Why do you need Customer Success in your organisation? Here are some reasons:
1. Product Development
Any customer using your product will provide feedback. That feedback, either positive or constructive, is a blessing. You get to receive industry expertise directly from the source. In this regard, the Customer Success Manager's goal is to receive and centralize that feedback and pass it over to the Product Team.
2. A single point of contact
A Customer Success Manager acts as a bridge between the customers and your internal teams, engaging all necessary resources to keep your customers updated on their requests' status and help with any inquiry they might have. This avoids friction and confusion about whom your customers need to contact for diverse inquiries, such as billing, technical, commercial or legal.
3. Customer Retention
Customer retention is a natural effect of a well-done Customer Success job. An extraordinary customer experience that will ensure your customers' loyalty can be accomplished by: creating long-term relationships with your customers, building trust by being proactive and walking the extra mile for them, and supporting your customers while helping them realize the value your product brings to their business (using metrics, KPIs.).
4. Customer Acquisition
Customer Acquisition Costs are high. And the budget needs to go in the right direction. But how can you ensure that, besides prospecting for leads and market research? Having a Customer Success Manager who can create Customer Success Stories, share them with the Marketing team, and ask your customers for referrals is one way of properly targeting your audience with Marketing Campaigns.

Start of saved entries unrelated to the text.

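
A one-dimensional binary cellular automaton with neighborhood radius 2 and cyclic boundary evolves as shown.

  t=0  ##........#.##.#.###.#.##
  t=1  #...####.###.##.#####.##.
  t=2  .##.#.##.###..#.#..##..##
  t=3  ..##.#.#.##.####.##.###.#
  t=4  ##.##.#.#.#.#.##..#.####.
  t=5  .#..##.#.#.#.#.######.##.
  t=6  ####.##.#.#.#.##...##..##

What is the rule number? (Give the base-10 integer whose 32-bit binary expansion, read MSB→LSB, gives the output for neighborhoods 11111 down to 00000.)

1720614837

  [31] ##### => .  t=1,i=18
  [30] ####. => #  t=0,i=0
  [29] ###.# => #  t=0,i=19
  [28] ###.. => .  t=0,i=1
  [27] ##.## => .  t=1,i=8
  [26] ##.#. => #  t=0,i=14
  [25] ##..# => #  t=2,i=12
  [24] ##... => .  t=0,i=2
  [23] #.### => #  t=0,i=17
  [22] #.##. => .  t=0,i=12
  [21] #.#.# => .  t=0,i=15
  [20] #.#.. => .  t=1,i=0
  [19] #..## => #  t=2,i=18
  [18] #..#. => #  t=2,i=13
  [17] #...# => #  t=1,i=2
  [16] #.... => .  t=0,i=3
  [15] .#### => .  t=0,i=24
  [14] .###. => #  t=0,i=18
  [13] .##.# => #  t=0,i=13
  [12] .##.. => #  t=2,i=20
  [11] .#.## => #  t=0,i=11
  [10] .#.#. => #  t=2,i=15
  [9] .#..# => #  t=2,i=17
  [8] .#... => #  t=1,i=1
  [7] ..### => #  t=1,i=4
  [6] ..##. => .  t=2,i=19
  [5] ..#.# => #  t=0,i=10
  [4] ..#.. => #  t=5,i=1
  [3] ...## => .  t=1,i=3
  [2] ...#. => #  t=0,i=9
  [1] ....# => .  t=0,i=8
  [0] ..... => #  t=0,i=4
  bits 01100110100011100111111110110101 = 1720614837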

5. Growth - Upsell, cross-sell, expansions
Establishing a solid relationship with your customers can bring enough opportunities for upselling, cross-selling, and expanding the partnership. A happy customer will always seek solutions to his problems in the same place he already found solutions for other issues. Customer Success is not a Cost Center; it can bring you extra revenue if done correctly.
6. Partnership balance
Customer Success Managers focus not only on avoiding churn, upselling, or keeping your customers happy. One of the main focuses is to keep a successful partnership, meaning a win-win kind of relationship. Treat your customers as partners, and make sure you nurture every interaction with them.
7. Internal Alignment
Customer Success Managers will 'force' an internal alignment on every customer-related topic: they are Sherlock Holmes-es in disguise. They need to be aware of whatever happens related to the customer inside your company, and they will also inform your teams of customers' news. Having all groups aligned before a customer-facing meeting is mandatory - CS will take care of that.
Last but not least, they're cool. :)
Having someone who understands not only the value of your customers but the value of your product to your customers' businesses is priceless. Incredible opportunities can arise from a well-done Customer Success Management job.